My dad is part of that generation that is what I call task-oriented.  They want to get things done so they can check them off the list and move onto the next thing.  I think my dad loves making lists just for the opportunity to cross the items out.  This approach is really good for accomplishing a lot of things, but you also run the risk of forgetting to enjoy the ride.  I think this was my approach to hunting for awhile, and this year I can happily say that we both slowed down a little bit when we were selecting our stand locations for the Fall.  Since we were dilligent in getting stands up much earlier than normal we were able to make some valuable scouting observations and choose better stand locations.

Treestand

This year it just seemed like less pressure.  In years passed we would rush to get as many stands up in one day as possible.  We had this expectation of hanging 8 or 10 sets in a day because we were on limited time, and I felt like we needed to get in and out of the timber as quickly as possible because we were only a month from opening day.  Hitting the unavoidable snag here or there was always frustrating and at some point in the process we would be barking at each other. Or, I would be barking at Dad.  Slowing down this year was made possible by a couple factors, one being that I spent countless hours assessing better ways of access and more agressive stand locations than we have ever implemented before.  I probably overevaluate these things and my dad probably underevaluates them, so we are a good mix.  However, one thing we both love about hanging stands is that awesome, anticipatory feeling that THIS may be the very place where you connect with the buck of a lifetime.  Anyway, since I’ve been bending his ear about all my new ideas since last January, I think he was a bit more receptive and maybe a little more mentally prepared for the extra work that changing almost every stand location would provide.

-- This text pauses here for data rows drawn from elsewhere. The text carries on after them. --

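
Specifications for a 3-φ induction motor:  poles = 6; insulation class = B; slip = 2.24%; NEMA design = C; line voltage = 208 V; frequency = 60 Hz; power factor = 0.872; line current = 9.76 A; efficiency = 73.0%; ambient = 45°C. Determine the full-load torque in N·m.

18.2 N·m

P_in = √3·V·I·cosφ = 1.732 × 208 × 9.76 × 0.872 = 3066 W
P_out = η·P_in = 0.73 × 3066 = 2238 W
n_s = 120×60/6 = 1200 rpm; n = 1200×(1−0.0224) = 1173 rpm
ω = 2π×1173/60 = 122.8 rad/s
τ = P_out/ω = 2238/122.8 = 18.2 N·m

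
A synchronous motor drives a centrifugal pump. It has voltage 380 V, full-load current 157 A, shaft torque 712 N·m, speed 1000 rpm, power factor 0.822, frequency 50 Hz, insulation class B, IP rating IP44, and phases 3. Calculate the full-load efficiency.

ω = 2π × 1000/60 = 104.7 rad/s; P_out = τω = 712 × 104.7 = 74546 W
P_in = √3·V_L·I_L·cosφ = 1.732 × 380 × 157 × 0.822 = 84938 W
η = P_out / P_in = 74546 / 84938 = 0.878 = 87.8%

87.8 %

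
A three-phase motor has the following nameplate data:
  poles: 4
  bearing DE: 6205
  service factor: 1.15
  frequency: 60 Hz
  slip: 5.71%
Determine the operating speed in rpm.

n_s = 120f/p = 120×60/4 = 1800 rpm
n = n_s(1 − s) = 1800 × (1 − 0.0571) = 1697 rpm

1697 rpm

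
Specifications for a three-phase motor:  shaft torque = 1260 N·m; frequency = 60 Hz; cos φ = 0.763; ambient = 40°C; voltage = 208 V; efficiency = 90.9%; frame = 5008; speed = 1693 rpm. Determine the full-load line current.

ω = 2π×1693/60 = 177.3 rad/s; P_out = τω = 1260 × 177.3 = 223398 W
P_in = P_out / η = 223398 / 0.909 = 245762 W
I_L = P_in / (√3·V_L·cosφ) = 245762 / (1.732 × 208 × 0.763) = 894 A

894 A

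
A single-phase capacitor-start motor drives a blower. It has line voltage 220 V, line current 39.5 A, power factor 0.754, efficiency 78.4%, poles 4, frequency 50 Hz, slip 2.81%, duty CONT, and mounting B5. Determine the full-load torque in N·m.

P_in = V·I·cosφ = 220 × 39.5 × 0.754 = 6552 W
P_out = η·P_in = 0.784 × 6552 = 5137 W
n_s = 120×50/4 = 1500 rpm; n = 1500×(1−0.0281) = 1458 rpm
ω = 2π×1458/60 = 152.7 rad/s
τ = P_out/ω = 5137/152.7 = 33.6 N·m

33.6 N·m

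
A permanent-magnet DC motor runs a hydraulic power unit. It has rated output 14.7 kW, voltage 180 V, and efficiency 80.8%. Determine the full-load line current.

101 A

P_out = 14.7 kW = 14700 W
P_in = P_out / η = 14700 / 0.808 = 18193 W
I = P_in / V = 18193 / 180 = 101 A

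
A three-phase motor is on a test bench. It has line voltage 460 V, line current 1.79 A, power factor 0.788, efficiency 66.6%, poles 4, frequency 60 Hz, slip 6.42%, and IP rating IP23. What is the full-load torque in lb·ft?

3.13 lb·ft

P_in = √3·V·I·cosφ = 1.732 × 460 × 1.79 × 0.788 = 1124 W
P_out = η·P_in = 0.666 × 1124 = 749 W
n_s = 120×60/4 = 1800 rpm; n = 1800×(1−0.0642) = 1684 rpm
ω = 2π×1684/60 = 176.3 rad/s
τ = P_out/ω = 749/176.3 = 4.248 N·m
In lb·ft: 4.248/1.356 = 3.13 lb·ft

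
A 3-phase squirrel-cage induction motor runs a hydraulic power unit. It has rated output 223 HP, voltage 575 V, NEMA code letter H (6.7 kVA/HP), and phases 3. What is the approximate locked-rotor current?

1500 A

S_LR = 6.7 × 223 = 1494.1 kVA
I_LR = S_LR/(√3·V_L) = 1494100/(1.732×575) = 1500 A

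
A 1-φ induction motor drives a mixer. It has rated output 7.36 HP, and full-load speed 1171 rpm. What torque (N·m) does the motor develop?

P_out = 7.36 × 746 = 5491 W
ω = 2π × 1171/60 = 122.6 rad/s
τ = P_out/ω = 5491/122.6 = 44.8 N·m

44.8 N·m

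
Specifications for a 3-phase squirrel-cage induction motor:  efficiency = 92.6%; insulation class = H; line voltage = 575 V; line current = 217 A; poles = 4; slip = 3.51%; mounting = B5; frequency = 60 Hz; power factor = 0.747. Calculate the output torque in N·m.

822 N·m

P_in = √3·V·I·cosφ = 1.732 × 575 × 217 × 0.747 = 161434 W
P_out = η·P_in = 0.926 × 161434 = 149488 W
n_s = 120×60/4 = 1800 rpm; n = 1800×(1−0.0351) = 1737 rpm
ω = 2π×1737/60 = 181.9 rad/s
τ = P_out/ω = 149488/181.9 = 822 N·m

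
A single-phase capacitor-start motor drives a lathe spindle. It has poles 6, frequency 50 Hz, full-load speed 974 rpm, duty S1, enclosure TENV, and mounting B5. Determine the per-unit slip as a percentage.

n_s = 120f/p = 120×50/6 = 1000 rpm
s = (n_s − n)/n_s = (1000 − 974)/1000 = 0.0260

2.60 %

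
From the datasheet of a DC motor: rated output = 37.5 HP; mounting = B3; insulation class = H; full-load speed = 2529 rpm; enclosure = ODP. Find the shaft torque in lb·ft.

77.9 lb·ft

P_out = 37.5 × 746 = 27975 W
ω = 2π × 2529/60 = 264.8 rad/s
τ = P_out/ω = 27975/264.8 = 105.6 N·m
In lb·ft: 105.6/1.356 = 77.9 lb·ft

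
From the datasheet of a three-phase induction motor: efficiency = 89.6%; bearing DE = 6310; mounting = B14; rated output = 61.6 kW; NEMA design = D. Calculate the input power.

P_out = 61600 W
P_in = P_out/η = 61600/0.896 = 68750 W = 68.8 kW

68.8 kW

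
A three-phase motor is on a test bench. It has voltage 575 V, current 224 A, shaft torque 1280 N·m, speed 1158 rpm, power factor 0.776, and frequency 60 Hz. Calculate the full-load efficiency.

ω = 2π × 1158/60 = 121.3 rad/s; P_out = τω = 1280 × 121.3 = 155264 W
P_in = √3·V_L·I_L·cosφ = 1.732 × 575 × 224 × 0.776 = 173111 W
η = P_out / P_in = 155264 / 173111 = 0.897 = 89.7%

89.7 %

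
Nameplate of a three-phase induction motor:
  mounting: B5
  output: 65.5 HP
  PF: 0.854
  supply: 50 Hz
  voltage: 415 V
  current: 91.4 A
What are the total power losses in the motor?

7.24 kW

P_in = √3·V·I·cosφ = 1.732×415×91.4×0.854 = 56105 W
P_out = 65.5×746 = 48863 W
Losses = P_in − P_out = 56105 − 48863 = 7242 W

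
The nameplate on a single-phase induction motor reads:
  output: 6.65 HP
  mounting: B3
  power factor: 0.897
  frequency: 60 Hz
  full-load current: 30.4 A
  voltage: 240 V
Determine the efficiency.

75.8 %

P_out = 6.65 × 746 = 4961 W
P_in = V·I·cosφ = 240 × 30.4 × 0.897 = 6545 W
η = P_out / P_in = 4961 / 6545 = 0.758 = 75.8%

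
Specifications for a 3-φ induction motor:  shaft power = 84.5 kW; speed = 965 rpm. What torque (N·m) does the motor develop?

ω = 2π × 965/60 = 101.1 rad/s
τ = P/ω = 84500/101.1 = 836 N·m

836 N·m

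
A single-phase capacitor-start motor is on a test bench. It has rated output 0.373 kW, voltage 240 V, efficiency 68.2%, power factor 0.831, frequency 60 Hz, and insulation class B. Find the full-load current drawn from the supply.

P_out = 0.373 kW = 373 W
P_in = P_out / η = 373 / 0.682 = 547 W
I = P_in / (V·cosφ) = 547 / (240 × 0.831) = 2.74 A

2.74 A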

So, after a day and a half, we had 7 well-thought-out stands hung in the highest percentage areas we have access to.  I had sore feet from hanging off tree ladders all day and Dad had a sore neck from looking 20 feet up into the trees all day long.  I think he was getting sick of cutting shooting lanes by the end and the constant “No, not that branch, THAT one, no not that one, to your right, your other right, that’s your left!”  So even though I think I actually only got a little P.O.ed one time about shooting lane cutting miscommunication, I gave him the opportunity to sit in the treestand and order me around with the polesaw.  Maybe I was trying to give him a break from the work, or maybe I was subconsciously giving him the chance to issue some verbal abuse payback.  Either way we had a safe and sucessful trip and made more memories that will stay with us for years to come.